Тут в моих глазах должна была навернуться слеза, но она не наворачивалась. Пришлось снова тяжело вздохнуть.
— Но главное, это мы с вами, — продолжил я после вздоха. — Что нам в этой жизни и для чего мы ей? Все бессмысленно, пусто и одиноко. Как Млечный Путь. Одинокий в голой, пустынной ночи и совершенно млечный. Помните, как у поэта: «Выхожу один я на дорогу, ночь темна…» — Мне еще раз пришлось вздохнуть, потому что как у поэта дальше, я запамятовал.

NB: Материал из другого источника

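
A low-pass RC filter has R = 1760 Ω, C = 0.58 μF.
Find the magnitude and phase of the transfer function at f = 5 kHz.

Step 1 — Angular frequency: ω = 2π·5000 = 3.142e+04 rad/s.
Step 2 — Transfer function: H(jω) = 1/(1 + jωRC).
Step 3 — Denominator: 1 + jωRC = 1 + j·3.142e+04·1760·5.8e-07 = 1 + j32.07.
Step 4 — H = 0.0009714 - j0.03115.
Step 5 — Magnitude: |H| = 0.03117 (-30.1 dB); phase: φ = -88.2°.

|H| = 0.03117 (-30.1 dB), φ = -88.2°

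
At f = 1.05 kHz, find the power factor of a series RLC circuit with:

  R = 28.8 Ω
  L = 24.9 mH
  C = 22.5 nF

Step 1 — Angular frequency: ω = 2π·f = 2π·1050 = 6597 rad/s.
Step 2 — Component impedances:
  R: Z = R = 28.8 Ω
  L: Z = jωL = j·6597·0.0249 = 0 + j164.3 Ω
  C: Z = 1/(jωC) = -j/(ω·C) = 0 - j6737 Ω
Step 3 — Series combination: Z_total = R + L + C = 28.8 - j6572 Ω = 6573∠-89.7° Ω.
Step 4 — Power factor: PF = cos(φ) = Re(Z)/|Z| = 28.8/6573 = 0.004382.
Step 5 — Type: Im(Z) = -6572 ⇒ leading (phase φ = -89.7°).

PF = 0.004382 (leading, φ = -89.7°)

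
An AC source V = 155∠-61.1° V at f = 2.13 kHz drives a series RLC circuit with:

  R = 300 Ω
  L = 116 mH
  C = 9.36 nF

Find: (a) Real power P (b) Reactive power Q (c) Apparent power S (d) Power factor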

А потом наступила длинная, давящая пауза, и только в конце ее я поднял на Маню свои усталые, потухшие глаза.
Она и вправду оказалась сильно неадекватной девушкой — она воспринимала меня абсолютно всерьез. И поэтому, наверное, в ее взгляде появилось чувство. Которое я полностью был готов разделить.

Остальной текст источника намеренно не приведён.